The Krypton is the first step into carbon within Canadian Argon 18’s range (the alloy/carbon Radon sits below it). Just because it’s at the lower end of the range, though, doesn’t mean that Argon’s clever designers have skimped on the details.
It’s also worth remembering that the Krypton is in fact a reworking of the range-topping Gallium Pro of a few short seasons ago. For 2015 the firm has also shipped a little weight from the chassis and increased the stiffness through the drivetrain and head tube.
Highs: Top quality chassis with confident stable handling
Lows: Might be a bit relaxed in steering sharpness for some
Buy if: You’re looking for a smooth-running and adaptable road bike with plenty of potential
The Krypton really is all about its frameset. Like all its sibling rides, it’s built around Argon’s Horizontal Dual System (HDS), which, jargon aside, simply means dividing the frame with a diagonal line from the top of the head tube to the rear dropouts. Anything above the line is designed to flex vertically to aid and add comfort. Anything below is made for maximum stiffness, ensuring power transfer (lack of flex when pedalling) and handling (lack of twisting or bending when steering or leaning into turns).
A number of threaded spacers screw directly into the head tube: Robert Smith
A number of threaded spacers screw directly into the head tube
This is all common sense. But Argon has also realised that you can compromise these traits if you then have a big section of unsupported steerer tube above the head tube and under the stem – which often happens with headset spacers when trying to get the fit right for individual riders – as that will compromise all the good work you’ve done designing the frame.
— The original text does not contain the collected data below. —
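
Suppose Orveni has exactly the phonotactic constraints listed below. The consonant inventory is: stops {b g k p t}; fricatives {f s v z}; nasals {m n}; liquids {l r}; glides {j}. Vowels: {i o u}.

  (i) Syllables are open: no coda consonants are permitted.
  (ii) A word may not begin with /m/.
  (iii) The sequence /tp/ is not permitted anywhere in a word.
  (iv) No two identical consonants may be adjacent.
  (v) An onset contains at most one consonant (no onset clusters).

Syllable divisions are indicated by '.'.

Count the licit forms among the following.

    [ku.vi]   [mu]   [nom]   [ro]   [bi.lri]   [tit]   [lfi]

[ku.vi] — σ1 onset /k/, coda /∅/ ok; σ2 onset /v/, coda /∅/ ok → licit
[mu] — violates constraint (ii): word begins with /m/ → illicit
[nom] — violates constraint (i): syllable 1 coda /m/ has 1 consonant (> 0) → illicit
[ro] — σ1 onset /r/, coda /∅/ ok → licit
[bi.lri] — violates constraint (v): syllable 2 onset /lr/ has 2 consonants (> 1) → illicit
[tit] — violates constraint (i): syllable 1 coda /t/ has 1 consonant (> 0) → illicit
[lfi] — violates constraint (v): syllable 1 onset /lf/ has 2 consonants (> 1) → illicit
Licit: [ku.vi], [ro] → 2.

2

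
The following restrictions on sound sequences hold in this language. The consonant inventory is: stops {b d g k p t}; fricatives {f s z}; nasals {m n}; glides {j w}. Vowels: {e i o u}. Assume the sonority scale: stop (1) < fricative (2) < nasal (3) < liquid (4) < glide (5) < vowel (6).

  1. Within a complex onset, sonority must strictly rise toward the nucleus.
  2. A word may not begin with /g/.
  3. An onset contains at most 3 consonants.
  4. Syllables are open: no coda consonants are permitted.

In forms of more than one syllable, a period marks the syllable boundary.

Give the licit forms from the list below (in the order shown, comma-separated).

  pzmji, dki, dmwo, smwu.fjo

dmwo, smwu.fjo

pzmji — violates constraint 3: syllable 1 onset /pzmj/ has 4 consonants (> 3) → illicit
dki — violates constraint 1: syllable 1 onset /dk/: /d/ (stop, 1) → /k/ (stop, 1) does not rise → illicit
dmwo — σ1 onset /dmw/ (1→3→5 rises), coda /∅/ ok → licit
smwu.fjo — σ1 onset /smw/ (2→3→5 rises), coda /∅/ ok; σ2 onset /fj/ (2→5 rises), coda /∅/ ok → licit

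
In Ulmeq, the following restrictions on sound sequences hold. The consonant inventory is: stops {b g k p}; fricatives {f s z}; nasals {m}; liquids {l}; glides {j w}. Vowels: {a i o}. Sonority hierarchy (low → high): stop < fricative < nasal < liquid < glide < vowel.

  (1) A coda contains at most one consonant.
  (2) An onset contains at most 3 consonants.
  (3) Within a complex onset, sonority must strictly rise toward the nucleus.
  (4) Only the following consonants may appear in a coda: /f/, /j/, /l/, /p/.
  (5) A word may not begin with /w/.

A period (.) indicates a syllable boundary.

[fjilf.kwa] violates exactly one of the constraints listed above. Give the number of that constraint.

[fjilf.kwa]: syllable 1 coda /lf/ has 2 consonants (> 1).
This is a violation of constraint 1: "A coda contains at most one consonant."
The remaining constraints (2, 3, 4, 5) are satisfied.

1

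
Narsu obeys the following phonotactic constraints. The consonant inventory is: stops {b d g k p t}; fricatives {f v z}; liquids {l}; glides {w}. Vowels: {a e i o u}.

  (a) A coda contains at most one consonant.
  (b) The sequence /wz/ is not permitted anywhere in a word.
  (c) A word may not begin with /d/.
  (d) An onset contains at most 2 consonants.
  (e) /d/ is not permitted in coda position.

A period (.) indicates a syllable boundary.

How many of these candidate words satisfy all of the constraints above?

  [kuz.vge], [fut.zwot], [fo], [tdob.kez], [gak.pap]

[kuz.vge] — σ1 onset /k/, coda /z/ ok; σ2 onset /vg/ (2C), coda /∅/ ok → phonotactically legal
[fut.zwot] — σ1 onset /f/, coda /t/ ok; σ2 onset /zw/ (2C), coda /t/ ok → phonotactically legal
[fo] — σ1 onset /f/, coda /∅/ ok → phonotactically legal
[tdob.kez] — σ1 onset /td/ (2C), coda /b/ ok; σ2 onset /k/, coda /z/ ok → phonotactically legal
[gak.pap] — σ1 onset /g/, coda /k/ ok; σ2 onset /p/, coda /p/ ok → phonotactically legal
Phonotactically legal: [kuz.vge], [fut.zwot], [fo], [tdob.kez], [gak.pap] → 5.

5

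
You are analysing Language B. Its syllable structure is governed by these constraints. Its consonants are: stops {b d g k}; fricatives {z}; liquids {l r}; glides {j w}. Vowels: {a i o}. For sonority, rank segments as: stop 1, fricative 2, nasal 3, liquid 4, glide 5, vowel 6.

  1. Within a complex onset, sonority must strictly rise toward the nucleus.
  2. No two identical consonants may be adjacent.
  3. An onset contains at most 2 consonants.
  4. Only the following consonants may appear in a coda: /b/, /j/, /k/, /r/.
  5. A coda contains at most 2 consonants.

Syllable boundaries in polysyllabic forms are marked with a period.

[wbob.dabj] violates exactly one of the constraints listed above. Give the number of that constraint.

1

[wbob.dabj]: syllable 1 onset /wb/: /w/ (glide, 5) → /b/ (stop, 1) does not rise.
This is a violation of constraint 1: "Within a complex onset, sonority must strictly rise toward the nucleus."
The remaining constraints (2, 3, 4, 5) are satisfied.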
So it came up with a proprietary headset/head tube design, called 3D. Instead of standard headset spacers slotted over the slimmer fork steerer tube, the 3D system has a series of threaded interlocking extensions to the actual head tube.
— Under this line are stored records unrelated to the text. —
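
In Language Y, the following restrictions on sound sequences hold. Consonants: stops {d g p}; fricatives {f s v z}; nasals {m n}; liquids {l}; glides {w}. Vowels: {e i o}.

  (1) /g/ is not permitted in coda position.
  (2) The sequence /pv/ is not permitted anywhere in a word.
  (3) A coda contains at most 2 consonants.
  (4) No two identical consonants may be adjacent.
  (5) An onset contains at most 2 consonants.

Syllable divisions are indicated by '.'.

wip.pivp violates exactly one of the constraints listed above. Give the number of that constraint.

4

wip.pivp: adjacent identical consonants /pp/.
This is a violation of constraint 4: "No two identical consonants may be adjacent."
The remaining constraints (1, 2, 3, 5) are satisfied.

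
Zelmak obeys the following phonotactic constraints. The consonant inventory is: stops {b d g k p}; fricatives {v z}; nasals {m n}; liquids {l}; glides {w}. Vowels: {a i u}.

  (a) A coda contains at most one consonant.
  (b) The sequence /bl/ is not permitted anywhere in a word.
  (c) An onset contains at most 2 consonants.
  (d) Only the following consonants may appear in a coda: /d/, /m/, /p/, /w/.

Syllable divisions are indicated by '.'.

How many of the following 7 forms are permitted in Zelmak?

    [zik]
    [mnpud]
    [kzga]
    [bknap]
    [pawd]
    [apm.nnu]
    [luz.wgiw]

0

[zik] — violates constraint (d): syllable 1 coda contains /k/, which is not a licensed coda consonant → not permitted
[mnpud] — violates constraint (c): syllable 1 onset /mnp/ has 3 consonants (> 2) → not permitted
[kzga] — violates constraint (c): syllable 1 onset /kzg/ has 3 consonants (> 2) → not permitted
[bknap] — violates constraint (c): syllable 1 onset /bkn/ has 3 consonants (> 2) → not permitted
[pawd] — violates constraint (a): syllable 1 coda /wd/ has 2 consonants (> 1) → not permitted
[apm.nnu] — violates constraint (a): syllable 1 coda /pm/ has 2 consonants (> 1) → not permitted
[luz.wgiw] — violates constraint (d): syllable 1 coda contains /z/, which is not a licensed coda consonant → not permitted
No form is permitted → 0.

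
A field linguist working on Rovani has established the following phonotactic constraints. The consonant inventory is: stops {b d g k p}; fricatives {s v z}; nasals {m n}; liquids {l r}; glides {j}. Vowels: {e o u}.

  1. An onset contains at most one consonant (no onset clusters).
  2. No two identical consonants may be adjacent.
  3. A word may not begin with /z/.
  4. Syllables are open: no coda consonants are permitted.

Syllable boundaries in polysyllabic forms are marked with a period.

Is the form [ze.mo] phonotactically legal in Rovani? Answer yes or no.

no

[ze.mo] — violates constraint 3: word begins with /z/ → phonotactically illegal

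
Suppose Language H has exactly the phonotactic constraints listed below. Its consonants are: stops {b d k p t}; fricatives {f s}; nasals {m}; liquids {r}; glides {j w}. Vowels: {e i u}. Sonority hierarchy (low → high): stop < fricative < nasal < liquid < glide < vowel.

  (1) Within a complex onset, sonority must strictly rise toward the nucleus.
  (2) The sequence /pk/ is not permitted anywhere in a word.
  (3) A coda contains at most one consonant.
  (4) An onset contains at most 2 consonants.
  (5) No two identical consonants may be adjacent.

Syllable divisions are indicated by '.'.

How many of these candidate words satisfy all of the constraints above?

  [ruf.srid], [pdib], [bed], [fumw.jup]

2

[ruf.srid] — σ1 onset /r/, coda /f/ ok; σ2 onset /sr/ (2→4 rises), coda /d/ ok → well-formed
[pdib] — violates constraint 1: syllable 1 onset /pd/: /p/ (stop, 1) → /d/ (stop, 1) does not rise → ill-formed
[bed] — σ1 onset /b/, coda /d/ ok → well-formed
[fumw.jup] — violates constraint 3: syllable 1 coda /mw/ has 2 consonants (> 1) → ill-formed
Well-formed: [ruf.srid], [bed] → 2.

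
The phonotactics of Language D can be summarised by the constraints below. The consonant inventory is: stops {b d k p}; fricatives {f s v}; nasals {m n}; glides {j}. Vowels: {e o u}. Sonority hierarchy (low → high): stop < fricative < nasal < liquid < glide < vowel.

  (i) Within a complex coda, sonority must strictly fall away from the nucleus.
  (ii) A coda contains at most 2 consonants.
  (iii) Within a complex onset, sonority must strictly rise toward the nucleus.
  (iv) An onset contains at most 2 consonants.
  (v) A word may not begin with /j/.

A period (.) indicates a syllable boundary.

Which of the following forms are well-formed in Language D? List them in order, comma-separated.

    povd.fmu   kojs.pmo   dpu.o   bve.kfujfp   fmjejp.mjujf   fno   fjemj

povd.fmu, kojs.pmo, fno

povd.fmu — σ1 onset /p/, coda /vd/ (2→1 falls) ok; σ2 onset /fm/ (2→3 rises), coda /∅/ ok → well-formed
kojs.pmo — σ1 onset /k/, coda /js/ (5→2 falls) ok; σ2 onset /pm/ (1→3 rises), coda /∅/ ok → well-formed
dpu.o — violates constraint (iii): syllable 1 onset /dp/: /d/ (stop, 1) → /p/ (stop, 1) does not rise → ill-formed
bve.kfujfp — violates constraint (ii): syllable 2 coda /jfp/ has 3 consonants (> 2) → ill-formed
fmjejp.mjujf — violates constraint (iv): syllable 1 onset /fmj/ has 3 consonants (> 2) → ill-formed
fno — σ1 onset /fn/ (2→3 rises), coda /∅/ ok → well-formed
fjemj — violates constraint (i): syllable 1 coda /mj/: /m/ (nasal, 3) → /j/ (glide, 5) does not fall → ill-formed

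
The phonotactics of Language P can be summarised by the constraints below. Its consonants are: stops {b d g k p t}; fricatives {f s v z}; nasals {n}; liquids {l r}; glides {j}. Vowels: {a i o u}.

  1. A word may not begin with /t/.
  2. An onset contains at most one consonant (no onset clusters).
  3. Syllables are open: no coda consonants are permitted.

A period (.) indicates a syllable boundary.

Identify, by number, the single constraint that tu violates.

tu: word begins with /t/.
This is a violation of constraint 1: "A word may not begin with /t/."
The remaining constraints (2, 3) are satisfied.

1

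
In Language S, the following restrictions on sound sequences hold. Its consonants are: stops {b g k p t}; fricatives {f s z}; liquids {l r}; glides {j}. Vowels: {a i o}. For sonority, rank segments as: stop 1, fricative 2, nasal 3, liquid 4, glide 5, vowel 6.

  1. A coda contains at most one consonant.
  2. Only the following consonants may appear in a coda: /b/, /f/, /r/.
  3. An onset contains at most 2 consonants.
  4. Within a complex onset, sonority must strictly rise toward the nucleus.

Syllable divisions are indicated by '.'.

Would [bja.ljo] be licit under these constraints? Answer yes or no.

[bja.ljo] — σ1 onset /bj/ (1→5 rises), coda /∅/ ok; σ2 onset /lj/ (4→5 rises), coda /∅/ ok → licit

yes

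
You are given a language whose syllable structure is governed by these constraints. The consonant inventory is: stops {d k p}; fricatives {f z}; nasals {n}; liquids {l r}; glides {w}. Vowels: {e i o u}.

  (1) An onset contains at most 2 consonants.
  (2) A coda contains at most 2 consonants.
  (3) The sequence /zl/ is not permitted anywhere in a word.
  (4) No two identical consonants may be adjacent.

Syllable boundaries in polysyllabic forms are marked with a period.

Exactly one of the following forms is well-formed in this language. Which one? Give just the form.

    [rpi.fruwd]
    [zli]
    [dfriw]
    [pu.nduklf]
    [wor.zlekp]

[rpi.fruwd] — σ1 onset /rp/ (2C), coda /∅/ ok; σ2 onset /fr/ (2C), coda /wd/ (2C) ok → well-formed
[zli] — violates constraint 3: contains banned sequence /zl/ → ill-formed
[dfriw] — violates constraint 1: syllable 1 onset /dfr/ has 3 consonants (> 2) → ill-formed
[pu.nduklf] — violates constraint 2: syllable 2 coda /klf/ has 3 consonants (> 2) → ill-formed
[wor.zlekp] — violates constraint 3: contains banned sequence /zl/ → ill-formed

[rpi.fruwd]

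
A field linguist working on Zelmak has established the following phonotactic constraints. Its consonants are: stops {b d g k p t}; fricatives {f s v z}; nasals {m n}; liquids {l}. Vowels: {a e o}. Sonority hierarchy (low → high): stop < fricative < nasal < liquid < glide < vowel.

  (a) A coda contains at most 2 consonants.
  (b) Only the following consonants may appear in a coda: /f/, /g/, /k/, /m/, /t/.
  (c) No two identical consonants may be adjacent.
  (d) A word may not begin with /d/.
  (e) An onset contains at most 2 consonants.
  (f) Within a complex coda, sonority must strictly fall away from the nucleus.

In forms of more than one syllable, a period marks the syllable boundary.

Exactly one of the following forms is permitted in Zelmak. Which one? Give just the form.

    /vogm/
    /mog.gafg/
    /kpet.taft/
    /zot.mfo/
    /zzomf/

/vogm/ — violates constraint (f): syllable 1 coda /gm/: /g/ (stop, 1) → /m/ (nasal, 3) does not fall → not permitted
/mog.gafg/ — violates constraint (c): adjacent identical consonants /gg/ → not permitted
/kpet.taft/ — violates constraint (c): adjacent identical consonants /tt/ → not permitted
/zot.mfo/ — σ1 onset /z/, coda /t/ ok; σ2 onset /mf/ (2C), coda /∅/ ok → permitted
/zzomf/ — violates constraint (c): adjacent identical consonants /zz/ → not permitted

/zot.mfo/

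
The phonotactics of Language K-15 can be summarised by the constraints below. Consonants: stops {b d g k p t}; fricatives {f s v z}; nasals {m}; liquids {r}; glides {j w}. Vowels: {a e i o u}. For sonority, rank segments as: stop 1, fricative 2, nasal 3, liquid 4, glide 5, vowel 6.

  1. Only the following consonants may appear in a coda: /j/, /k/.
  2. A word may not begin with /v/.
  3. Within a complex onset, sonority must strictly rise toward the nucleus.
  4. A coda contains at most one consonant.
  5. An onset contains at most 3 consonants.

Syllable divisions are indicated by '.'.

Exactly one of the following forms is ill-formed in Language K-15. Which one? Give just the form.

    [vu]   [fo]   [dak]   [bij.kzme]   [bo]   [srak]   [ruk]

[vu] — violates constraint 2: word begins with /v/ → ill-formed
[fo] — σ1 onset /f/, coda /∅/ ok → well-formed
[dak] — σ1 onset /d/, coda /k/ ok → well-formed
[bij.kzme] — σ1 onset /b/, coda /j/ ok; σ2 onset /kzm/ (1→2→3 rises), coda /∅/ ok → well-formed
[bo] — σ1 onset /b/, coda /∅/ ok → well-formed
[srak] — σ1 onset /sr/ (2→4 rises), coda /k/ ok → well-formed
[ruk] — σ1 onset /r/, coda /k/ ok → well-formed

[vu]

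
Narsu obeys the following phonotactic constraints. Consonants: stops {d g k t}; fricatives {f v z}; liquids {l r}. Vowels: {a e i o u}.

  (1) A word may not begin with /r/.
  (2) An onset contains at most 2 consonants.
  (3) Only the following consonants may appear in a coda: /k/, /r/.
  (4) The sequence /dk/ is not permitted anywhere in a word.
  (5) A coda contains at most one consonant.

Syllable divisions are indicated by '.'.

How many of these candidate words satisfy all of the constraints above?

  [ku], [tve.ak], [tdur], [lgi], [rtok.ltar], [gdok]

5

[ku] — σ1 onset /k/, coda /∅/ ok → permitted
[tve.ak] — σ1 onset /tv/ (2C), coda /∅/ ok; σ2 onset /∅/, coda /k/ ok → permitted
[tdur] — σ1 onset /td/ (2C), coda /r/ ok → permitted
[lgi] — σ1 onset /lg/ (2C), coda /∅/ ok → permitted
[rtok.ltar] — violates constraint 1: word begins with /r/ → not permitted
[gdok] — σ1 onset /gd/ (2C), coda /k/ ok → permitted
Permitted: [ku], [tve.ak], [tdur], [lgi], [gdok] → 5.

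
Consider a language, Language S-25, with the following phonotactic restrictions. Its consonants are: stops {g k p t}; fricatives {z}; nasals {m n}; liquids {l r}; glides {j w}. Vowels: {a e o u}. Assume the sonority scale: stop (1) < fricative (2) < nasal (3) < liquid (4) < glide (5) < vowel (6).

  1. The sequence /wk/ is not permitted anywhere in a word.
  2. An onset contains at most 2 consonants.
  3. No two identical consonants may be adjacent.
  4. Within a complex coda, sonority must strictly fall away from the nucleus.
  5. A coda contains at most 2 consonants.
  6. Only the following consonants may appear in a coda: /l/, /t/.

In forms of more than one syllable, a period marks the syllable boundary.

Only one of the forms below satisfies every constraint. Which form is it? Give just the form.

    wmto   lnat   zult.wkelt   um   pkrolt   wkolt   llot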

Extending this oversized section maintains the structure’s integrity, as well as relieving potential stresses on the bearings – so a decent bonus is the extra life in these. The real advantage of the Argon, however, is that should you decide or feel the need to start riding in a lower, racier position then you’ve got more than 30mm of adjustment. On a tall traditional sportive-style frame adjustments like that would mean a new bike.
The rock-solid front end is certainly something you can feel out on the road – the ride is extremely stable and changing direction on the fly is easy. It’s not the sharpest bike at the front end, but is still plenty quick enough – despite Argon having chosen a relatively relaxed 72-degree head angle mated to a steeper 73.5-degree seat. All this makes the Krypton a very capable fast cruiser, even with the fairly short 996mm wheelbase on our medium test bike.
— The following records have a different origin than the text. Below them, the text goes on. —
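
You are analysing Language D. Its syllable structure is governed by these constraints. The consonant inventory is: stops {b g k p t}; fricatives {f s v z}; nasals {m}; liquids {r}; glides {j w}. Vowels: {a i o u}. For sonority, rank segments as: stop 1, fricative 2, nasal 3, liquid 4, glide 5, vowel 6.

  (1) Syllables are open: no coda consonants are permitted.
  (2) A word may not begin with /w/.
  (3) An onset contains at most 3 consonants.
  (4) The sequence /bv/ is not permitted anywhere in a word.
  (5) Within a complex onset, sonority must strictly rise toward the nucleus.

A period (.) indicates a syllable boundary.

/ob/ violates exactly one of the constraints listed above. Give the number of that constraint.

/ob/: syllable 1 coda /b/ has 1 consonant (> 0).
This is a violation of constraint 1: "Syllables are open: no coda consonants are permitted."
The remaining constraints (2, 3, 4, 5) are satisfied.

1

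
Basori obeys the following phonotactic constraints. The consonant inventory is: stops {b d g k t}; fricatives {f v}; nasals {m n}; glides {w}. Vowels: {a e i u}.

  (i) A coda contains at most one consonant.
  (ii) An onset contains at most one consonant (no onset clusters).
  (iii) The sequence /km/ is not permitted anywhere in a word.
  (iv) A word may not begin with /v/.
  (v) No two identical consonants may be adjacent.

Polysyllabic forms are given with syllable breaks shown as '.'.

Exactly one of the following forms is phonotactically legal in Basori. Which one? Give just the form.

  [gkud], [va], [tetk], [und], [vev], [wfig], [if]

[gkud] — violates constraint (ii): syllable 1 onset /gk/ has 2 consonants (> 1) → phonotactically illegal
[va] — violates constraint (iv): word begins with /v/ → phonotactically illegal
[tetk] — violates constraint (i): syllable 1 coda /tk/ has 2 consonants (> 1) → phonotactically illegal
[und] — violates constraint (i): syllable 1 coda /nd/ has 2 consonants (> 1) → phonotactically illegal
[vev] — violates constraint (iv): word begins with /v/ → phonotactically illegal
[wfig] — violates constraint (ii): syllable 1 onset /wf/ has 2 consonants (> 1) → phonotactically illegal
[if] — σ1 onset /∅/, coda /f/ ok → phonotactically legal

[if]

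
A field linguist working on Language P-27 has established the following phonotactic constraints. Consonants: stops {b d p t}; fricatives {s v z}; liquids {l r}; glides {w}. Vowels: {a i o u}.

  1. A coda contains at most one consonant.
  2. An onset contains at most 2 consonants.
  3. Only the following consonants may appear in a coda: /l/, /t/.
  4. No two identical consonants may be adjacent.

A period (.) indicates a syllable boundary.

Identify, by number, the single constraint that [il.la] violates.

[il.la]: adjacent identical consonants /ll/.
This is a violation of constraint 4: "No two identical consonants may be adjacent."
The remaining constraints (1, 2, 3) are satisfied.

4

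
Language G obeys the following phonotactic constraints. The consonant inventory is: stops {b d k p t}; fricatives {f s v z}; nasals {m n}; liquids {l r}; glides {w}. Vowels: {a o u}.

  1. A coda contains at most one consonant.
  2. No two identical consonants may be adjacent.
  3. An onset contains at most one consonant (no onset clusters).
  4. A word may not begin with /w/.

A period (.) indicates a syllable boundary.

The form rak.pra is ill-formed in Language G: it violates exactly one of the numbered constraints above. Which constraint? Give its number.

3

rak.pra: syllable 2 onset /pr/ has 2 consonants (> 1).
This is a violation of constraint 3: "An onset contains at most one consonant (no onset clusters)."
The remaining constraints (1, 2, 4) are satisfied.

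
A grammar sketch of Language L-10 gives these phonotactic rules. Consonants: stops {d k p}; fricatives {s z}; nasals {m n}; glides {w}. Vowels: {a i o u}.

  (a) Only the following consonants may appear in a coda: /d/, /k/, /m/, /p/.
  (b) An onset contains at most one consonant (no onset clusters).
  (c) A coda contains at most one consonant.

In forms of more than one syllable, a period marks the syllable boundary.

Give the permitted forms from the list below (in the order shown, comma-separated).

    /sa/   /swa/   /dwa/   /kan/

/sa/ — σ1 onset /s/, coda /∅/ ok → permitted
/swa/ — violates constraint (b): syllable 1 onset /sw/ has 2 consonants (> 1) → not permitted
/dwa/ — violates constraint (b): syllable 1 onset /dw/ has 2 consonants (> 1) → not permitted
/kan/ — violates constraint (a): syllable 1 coda contains /n/, which is not a licensed coda consonant → not permitted

/sa/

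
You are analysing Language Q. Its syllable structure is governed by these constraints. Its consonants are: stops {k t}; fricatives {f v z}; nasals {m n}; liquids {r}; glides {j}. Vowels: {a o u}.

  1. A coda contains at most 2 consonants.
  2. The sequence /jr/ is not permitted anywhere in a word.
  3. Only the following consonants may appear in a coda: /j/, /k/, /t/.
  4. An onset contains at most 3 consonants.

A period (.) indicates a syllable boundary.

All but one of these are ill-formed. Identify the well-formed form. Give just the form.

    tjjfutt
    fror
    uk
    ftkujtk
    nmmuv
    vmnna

uk

tjjfutt — violates constraint 4: syllable 1 onset /tjjf/ has 4 consonants (> 3) → ill-formed
fror — violates constraint 3: syllable 1 coda contains /r/, which is not a licensed coda consonant → ill-formed
uk — σ1 onset /∅/, coda /k/ ok → well-formed
ftkujtk — violates constraint 1: syllable 1 coda /jtk/ has 3 consonants (> 2) → ill-formed
nmmuv — violates constraint 3: syllable 1 coda contains /v/, which is not a licensed coda consonant → ill-formed
vmnna — violates constraint 4: syllable 1 onset /vmnn/ has 4 consonants (> 3) → ill-formed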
Twisty flowing descents are where the Krypton comes into its own. The higher the pace, the bigger the lean angle – and the Argon rewards you with inch-perfect adherence to your chosen line, which is also aided by a 5mm lower than standard bottom bracket height. It’s a well-sorted rapid handling bike that’s brimming with fun-filled potential.
Our test build is a quality affair for the money, and cheaper than the 2014 model with arguably a better spec. An fault-free Shimano 105 groupset is pretty much all we ask for in a bike at this price, and that’s exactly what’s delivered.
The krypton may be named after a gas, but it delivers rock-solid performance :
The Krypton may be named after a gas, but it delivers rock-solid performance
Shifts across the racy 11-25t cassette are sharp and sweet, and up front the 50/34t compact also delivers noise-free transitions. The cockpit comes from one of i-ride’s other brands, 3T, and it’s a classy combination of one of BikeRadar testers’ most popular bar shapes – the curvy ovalised Ergonova – with a big-mitt friendly compact drop. It’s paired with a quality Arx-Pro stem.
The Argon 18 ASP 150 carbon post is topped with another i-ride exclusive, the Prologo Kappa Evo saddle. The Kappa’s slim, angular shape doesn’t look the most inviting, but we found it cushioned and comfortable even on longer rides.
The wheels are impressive new Fulcrum 7 LG’s. They’re not the lightest you’ll find on bikes at this level, but are impeccably well built, and LG’s new rim shape – which significantly increases width – is a perfect companion for a classy set of tires like the fitted Continental Ultrasport 25s. The wide, smooth, round profile the tyres take on helps them soak up road noise, enabling you to ride surfaces at speed that you’d usually back off to a crawling pace on. The Ultrasports are impressive on greasy and wet roads and in the dry are gummy and grippy enough to help you truly exploit the grip levels in the corners.
If you’re looking for a traditional road machine that’s adaptable and well equipped then the Krypton is a fine choice. It’s a truly capable machine that we’d be happy to ride all year. That said, despite its high competence levels and ability to handle just about anything we threw at it, it’s a bike that we never got truly passionate about. We can’t really put our finger on why – it just seemed more Audi than Ferrari, with all the dash but lacking that little bit of flash.